En ce qui concerne le mot Aïkido, le ki c’est l’énergie, le souffle, l’étincelle première, l’essence de toute chose.
A sa naissance, l’homme reçoit le ki, ce souffle de vie qui va donner la vie à son corps physique. Au moment de la mort, le corps perd son ki, et celui-ci retourne dans le Ki universel.
Cette énergie, ce fluide vital qu’est le Ki circule donc dans notre corps tout comme il circule dans l’Univers. L’échange constant et harmonieux entre notre ki et le Ki universel nous assure le bien-être et la santé physique et mentale. L’échange de ki à ki avec autrui détermine nos relations.
De par la vie que nous menons, les agressions quotidiennes et les tourments inhérents à notre nature, nous sommes souvent « bloqués » : rien ne circule, rien ne s’écoule, nous pensons avec nos « épaules »…
L’Aïkido, voie de l’harmonisation du ki ou voie de l’harmonisation avec le ki se propose, par ses mouvements et leur répétition, de permettre la libre circulation de notre ki, sa fusion avec le ki du partenaire, et, par extension, sa fusion avec tout ce qui nous entoure. C’est donc une pratique qui nous ouvre à la sensation du ki et à son écoulement harmonieux dans le corps.
Par tel ou tel détail technique concernant la bonne position des mains, des hanches, ou des coudes, le pratiquant, dans un premier temps, débloquera son corps, ce qui lui permettra, à plus long terme, un affinement de la sensation et de l’utilisation du ki.
Le ki circule certes, mais il s’avère que son écoulement est coordonné au Koryû forme spécifique de respiration qui accompagne chaque mouvement et qui doit partir du centre, lui-même ancré dans le « hara ».
Cette force de respiration, bien plus que le travail des poumons, représente l’échange naturel, l’harmonisation des choses entre elles. C’est la relation qui existe entre la fleur et le soleil, c’est l’ajustement des fonctions : union et séparation, tension et détente, durcissement et assouplissement… C’est aussi passer d’une respiration purement physiologique à une respiration physiologico-spirituelle…
Le Dô
Dans la langue courante, l’idéogramme Dô signifie Voie, chemin, sentier ou route. En religion ou en philosophie, il prendra le sens de doctrine, enseignement spirituel ou bien principe. Le Dô est donc une Voie. L’étude d’une Voie est un effort à long terme vers la maîtrise parfaite d’une technique déterminée et l’acquisition d’un état d’être qui doivent nous conduire à retrouver notre jugement naturel et notre véritable identité.
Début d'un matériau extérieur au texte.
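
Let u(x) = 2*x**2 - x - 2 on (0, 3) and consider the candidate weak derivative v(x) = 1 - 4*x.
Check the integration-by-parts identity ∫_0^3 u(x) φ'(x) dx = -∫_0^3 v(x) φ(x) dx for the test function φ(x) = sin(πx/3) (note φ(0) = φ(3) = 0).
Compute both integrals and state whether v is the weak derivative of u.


LHS = -30/π, RHS = 30/π. No, v is not the weak derivative of u.

u(x) = 2*x**2 - x - 2, classical derivative u'(x) = 4*x - 1.
φ(x) = sin(πx/3), so φ'(x) = π*cos(π*x/3)/3.
Note φ(0) = φ(3) = 0, so the boundary term u·φ vanishes.
LHS = ∫_0^3 u(x) φ'(x) dx = ∫_0^3 (2*π*x^2*cos(π*x/3)/3 - π*x*cos(π*x/3)/3 - 2*π*cos(π*x/3)/3) dx. Term by term:
  ∫_0^3 -2*π*cos(π*x/3)/3 dx = 0;  ∫_0^3 -π*x*cos(π*x/3)/3 dx = 6/π;  ∫_0^3 2*π*x^2*cos(π*x/3)/3 dx = -36/π.
Sum: 0 + 6/π − 36/π = -30/π.
So LHS = -30/π.
∫_0^3 v(x) φ(x) dx = ∫_0^3 (-4*x*sin(π*x/3) + sin(π*x/3)) dx. Term by term:
  ∫_0^3 -4*x*sin(π*x/3) dx = -36/π;  ∫_0^3 sin(π*x/3) dx = 6/π.
Sum: -36/π + 6/π = -30/π.
So RHS = -∫_0^3 v(x) φ(x) dx = 30/π.
LHS − RHS = -60/π ≠ 0, so the identity fails.
(For a valid weak derivative the identity must hold for EVERY test function, in particular this one. The failure shows v is NOT the weak derivative of u.)
Correct weak derivative would be u'(x) = 4*x - 1.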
Le geste pur et naturel, le respect de l’individu et de son environnement, l’observation des lois de la nature, la vigilance, la disponibilité, l’attitude juste au moment juste, la droiture sont les traits essentiels de l’homme du DO, que la pratique de l’Aïkido se propose de former. Car la pratique dans le sens de la Voie s’attache à l’effort dans l’action en vue d’une plus grande technicité pour arriver à la maîtrise complète et au mouvement parfait.
Bibliographie :
Aïkido fondamental; culture et tradition (en 2 volumes) par Christian Tissier (Ed. Sedyrio).
Aïkido, Méthode nationale, par Maître Tamura.
[1] Dojo : lieu où l’homme apprend à se structurer selon la loi du Dô.